Significant political and economic uncertainty characterises the Brexit process one year after the UK triggered Article 50, a new report by academic group The UK in a Changing Europe finds. It includes a chapter by Adam Cygan, Professor in the Leicester Law School.

Across several policy sectors, a lack of clear direction is affecting the ability to plan for the future.

The situation is far from stable. The report Article 50 one year on finds, demographic changes are pulling public opinion in a pro-European direction. By 2021, the electorate will be 52:48 Remain and by 2026 it will be 54:46 Remain as a result of rising education, rising ethnic diversity and generational change.
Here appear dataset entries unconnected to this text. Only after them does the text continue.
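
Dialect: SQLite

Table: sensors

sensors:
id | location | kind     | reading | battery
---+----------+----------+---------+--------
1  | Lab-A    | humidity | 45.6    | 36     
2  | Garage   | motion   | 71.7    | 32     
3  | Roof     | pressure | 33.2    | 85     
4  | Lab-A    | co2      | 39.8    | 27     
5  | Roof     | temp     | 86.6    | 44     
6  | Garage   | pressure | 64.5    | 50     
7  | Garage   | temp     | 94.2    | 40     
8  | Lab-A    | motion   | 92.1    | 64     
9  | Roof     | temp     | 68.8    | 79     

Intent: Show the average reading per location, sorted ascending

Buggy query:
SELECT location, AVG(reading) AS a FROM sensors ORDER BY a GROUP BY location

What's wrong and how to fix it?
Bug: ORDER BY appears before GROUP BY; SQL clause order requires GROUP BY first

Fix: Move ORDER BY to the end, after GROUP BY

Corrected query:
SELECT location, AVG(reading) AS a FROM sensors GROUP BY location ORDER BY a

Result:
location | a        
---------+----------
Lab-A    | 59.166667
Roof     | 62.866667
Garage   | 76.8     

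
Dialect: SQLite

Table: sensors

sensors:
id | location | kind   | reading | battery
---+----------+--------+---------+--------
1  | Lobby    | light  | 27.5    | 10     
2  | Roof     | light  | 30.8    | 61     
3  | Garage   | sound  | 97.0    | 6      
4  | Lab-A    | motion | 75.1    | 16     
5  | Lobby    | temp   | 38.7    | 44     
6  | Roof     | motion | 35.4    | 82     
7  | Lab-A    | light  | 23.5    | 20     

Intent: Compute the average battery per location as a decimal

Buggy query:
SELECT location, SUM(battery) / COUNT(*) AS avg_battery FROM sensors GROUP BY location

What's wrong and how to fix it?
Bug: Both operands are integers, so '/' performs integer division and truncates

Fix: Cast one side to REAL so the division keeps the fractional part

Corrected query:
SELECT location, SUM(battery) * 1.0 / COUNT(*) AS avg_battery FROM sensors GROUP BY location

Result:
location | avg_battery
---------+------------
Garage   | 6          
Lab-A    | 18         
Lobby    | 27         
Roof     | 71.5       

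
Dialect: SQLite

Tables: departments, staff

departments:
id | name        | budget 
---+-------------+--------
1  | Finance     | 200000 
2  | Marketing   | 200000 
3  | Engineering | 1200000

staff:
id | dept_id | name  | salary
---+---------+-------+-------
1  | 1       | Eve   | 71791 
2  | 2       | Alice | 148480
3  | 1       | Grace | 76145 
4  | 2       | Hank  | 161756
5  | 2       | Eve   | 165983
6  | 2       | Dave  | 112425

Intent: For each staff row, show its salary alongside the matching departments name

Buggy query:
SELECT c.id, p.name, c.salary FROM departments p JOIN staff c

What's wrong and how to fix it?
Bug: JOIN with no ON clause produces a cartesian product; every staff row pairs with every departments row

Fix: Specify the join condition linking the foreign key to the parent id

Corrected query:
SELECT c.id, p.name, c.salary FROM departments p JOIN staff c ON c.dept_id = p.id

Result:
id | name      | salary
---+-----------+-------
1  | Finance   | 71791 
2  | Marketing | 148480
3  | Finance   | 76145 
4  | Marketing | 161756
5  | Marketing | 165983
6  | Marketing | 112425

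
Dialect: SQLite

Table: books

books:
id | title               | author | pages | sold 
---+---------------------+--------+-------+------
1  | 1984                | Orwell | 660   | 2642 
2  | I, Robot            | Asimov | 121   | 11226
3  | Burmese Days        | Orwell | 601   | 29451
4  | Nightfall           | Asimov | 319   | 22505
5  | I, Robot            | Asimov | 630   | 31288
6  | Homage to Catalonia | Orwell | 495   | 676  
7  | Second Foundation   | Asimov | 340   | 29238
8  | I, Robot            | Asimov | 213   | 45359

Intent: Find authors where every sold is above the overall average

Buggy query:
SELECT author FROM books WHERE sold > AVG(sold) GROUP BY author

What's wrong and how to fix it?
Bug: WHERE evaluates per row before aggregation, so AVG() is unavailable

Fix: Compute the overall average in a scalar subquery and compare each group's MIN against it in HAVING

Corrected query:
SELECT author FROM books GROUP BY author HAVING MIN(sold) > (SELECT AVG(sold) FROM books)

Result:
(no rows)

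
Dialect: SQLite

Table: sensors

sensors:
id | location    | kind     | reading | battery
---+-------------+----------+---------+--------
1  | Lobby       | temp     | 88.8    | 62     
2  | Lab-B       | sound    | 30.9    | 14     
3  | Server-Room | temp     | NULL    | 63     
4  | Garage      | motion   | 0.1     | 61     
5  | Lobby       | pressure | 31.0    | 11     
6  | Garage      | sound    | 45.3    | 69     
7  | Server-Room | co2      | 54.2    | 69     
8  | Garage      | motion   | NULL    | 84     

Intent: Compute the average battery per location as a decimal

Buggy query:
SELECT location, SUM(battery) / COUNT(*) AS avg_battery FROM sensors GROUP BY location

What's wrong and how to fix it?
Bug: Both operands are integers, so '/' performs integer division and truncates

Fix: Cast one side to REAL so the division keeps the fractional part

Corrected query:
SELECT location, SUM(battery) * 1.0 / COUNT(*) AS avg_battery FROM sensors GROUP BY location

Result:
location    | avg_battery
------------+------------
Garage      | 71.333333  
Lab-B       | 14         
Lobby       | 36.5       
Server-Room | 66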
Professor Adam Cygan contributed an analysis to this Report which examines the challenges Parliament has faced and is likely to face in the coming year to deliver Brexit.  With only one year remaining until the UK formally leaves the EU on 29 March 2019, Professor Cygan highlights the lack of consensus amongst MPs, from all sides of the political spectrum, over what kind of Brexit the UK will end up with, and the enormous amount of legislation that Parliament still needs to pass in the next 12 months in order that the UK leaves the EU in an orderly manner.

The report is being released on the day of The UK in a Changing Europe’s major conference – Article 50: one year on, which features high profile politicians, civil servants, economists, journalists and academics.